Cultural Connect
   Date :28-Oct-2025

Editorial
 
PRIME Minister Mr. Narendra Modi has made a great statement during his virtual address to the Association of Asian Nations (ASEAN) that India relates to Asian countries not as part of a common and extended geography but as members of a shared cultural past, present and future. Though he did not attend the summit personally, the Prime Minister made it more than clear that India stood firmly with every ASEAN initiative to keep the bond not just alive but thrive. With 2026 as a year of ASEAN-India Maritime Cooperation coming into Asian and global focus, India would always be a proactive partner in the larger idea of Humanitarian Assistance and Disaster Relief (HADAR) and healthy growth of blue economy -- as per the ASEAN ideation.
 
No matter what a few skeptics -- at home or abroad -- might have to say, Mr. Narendra Modi, without doubt, made a great diplomatic assertion of his own and India’s role in world affairs. The most important and interesting part of Indian diplomacy is that the world believes that what India says and does stands on a genuine foundation of honesty and clarity of thought and action. At the ASEAN summit, Minister of External Affairs Dr. S. Jaishankar basked in that glory as India’s top diplomat. A lot of speculation preceded the ASEAN summit about Mr. Modi’s presence there and about a possible meeting on the its sidelines between Mr.

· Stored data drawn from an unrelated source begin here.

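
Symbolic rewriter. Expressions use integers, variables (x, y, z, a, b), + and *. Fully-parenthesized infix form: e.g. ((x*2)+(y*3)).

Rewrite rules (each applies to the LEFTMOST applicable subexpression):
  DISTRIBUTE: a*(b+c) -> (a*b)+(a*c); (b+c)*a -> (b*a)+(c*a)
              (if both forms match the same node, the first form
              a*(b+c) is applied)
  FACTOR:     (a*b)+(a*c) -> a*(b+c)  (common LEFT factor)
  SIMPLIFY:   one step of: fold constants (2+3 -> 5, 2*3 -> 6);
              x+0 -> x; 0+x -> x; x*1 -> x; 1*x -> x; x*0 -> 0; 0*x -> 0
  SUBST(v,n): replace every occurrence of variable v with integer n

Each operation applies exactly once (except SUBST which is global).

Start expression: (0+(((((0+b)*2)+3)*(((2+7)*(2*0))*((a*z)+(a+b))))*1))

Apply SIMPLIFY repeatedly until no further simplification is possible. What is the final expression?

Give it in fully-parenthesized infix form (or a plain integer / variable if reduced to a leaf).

Start: (0+(((((0+b)*2)+3)*(((2+7)*(2*0))*((a*z)+(a+b))))*1))
Step 1: at root: (0+(((((0+b)*2)+3)*(((2+7)*(2*0))*((a*z)+(a+b))))*1)) -> (((((0+b)*2)+3)*(((2+7)*(2*0))*((a*z)+(a+b))))*1); overall: (0+(((((0+b)*2)+3)*(((2+7)*(2*0))*((a*z)+(a+b))))*1)) -> (((((0+b)*2)+3)*(((2+7)*(2*0))*((a*z)+(a+b))))*1)
Step 2: at root: (((((0+b)*2)+3)*(((2+7)*(2*0))*((a*z)+(a+b))))*1) -> ((((0+b)*2)+3)*(((2+7)*(2*0))*((a*z)+(a+b)))); overall: (((((0+b)*2)+3)*(((2+7)*(2*0))*((a*z)+(a+b))))*1) -> ((((0+b)*2)+3)*(((2+7)*(2*0))*((a*z)+(a+b))))
Step 3: at LLL: (0+b) -> b; overall: ((((0+b)*2)+3)*(((2+7)*(2*0))*((a*z)+(a+b)))) -> (((b*2)+3)*(((2+7)*(2*0))*((a*z)+(a+b))))
Step 4: at RLL: (2+7) -> 9; overall: (((b*2)+3)*(((2+7)*(2*0))*((a*z)+(a+b)))) -> (((b*2)+3)*((9*(2*0))*((a*z)+(a+b))))
Step 5: at RLR: (2*0) -> 0; overall: (((b*2)+3)*((9*(2*0))*((a*z)+(a+b)))) -> (((b*2)+3)*((9*0)*((a*z)+(a+b))))
Step 6: at RL: (9*0) -> 0; overall: (((b*2)+3)*((9*0)*((a*z)+(a+b)))) -> (((b*2)+3)*(0*((a*z)+(a+b))))
Step 7: at R: (0*((a*z)+(a+b))) -> 0; overall: (((b*2)+3)*(0*((a*z)+(a+b)))) -> (((b*2)+3)*0)
Step 8: at root: (((b*2)+3)*0) -> 0; overall: (((b*2)+3)*0) -> 0
Fixed point: 0

Answer: 0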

Modi and United States President Mr. Donald Trump (who appeared eager to have a personal word with the Indian Prime Minister).
 
Those speculations apart, Mr. Narendra Modi chose to celebrate Diwali festival as usual with Armed Forces -- this time onboard INS Vikrant -- and sent a strong team led by Dr. Jaishankar to Malaysia (and a strong cultural message to the world). Despite that, Mr. Modi’s virtual participation made a major point. Mr. Modi’s statement that Asian countries are members of a common cultural family across the vast geography is not just a poetic assertion, but also a historical reality. Ages ago, when India was the most advanced nation in the world (with its share in the global GDP hovering around 25%), Indian kings and their armies spread their influence across the Asian continent, especially bordering the oceans and the seas. Indian trade also flourished in the Asian continent. In the political and economic processes over centuries, Indian culture too travelled across the seas to different lands in which came up temples and other institutions that have now become integral parts of those different countries. In other words, we feel tempted to describe the Asian region as a cultural expression and extension of ‘India Beyond Its Own Borders’.
 
The Prime Minister assured that India beyond borders that the familial ties, the umbilical cord, has been intact despite differing political and economic situations. This mindset has been India’s sovereign promise to Asia and the world for decades. It might not have found a political expression in actual terms for some time after India’s Independence, all right. But with Prime Minister Mr. Narendra Modi’s Act East Policy, the cultural bond with Asian geographies grew stronger and sentimentally closer. When the COVID-19 pandemic hit the world, India led by Mr. Modi was quick to offer its ‘non-reciprocal assistance’ to every Asian neighbour as well as others in different and distant geographies around the globe. That established India’s unmitigated goodwill across political boundaries -- which the Prime Minister underscored in his opening remarks during ASEAN-India summit, stating how India always stood by its ASEAN friends in every crisis. It needs to be stated that India’s engagement with ASEAN got superbly highlighted by the Prime Minister’s speech that reiterated India’s sovereign promise to the continent and the world about its apolitical goodwill.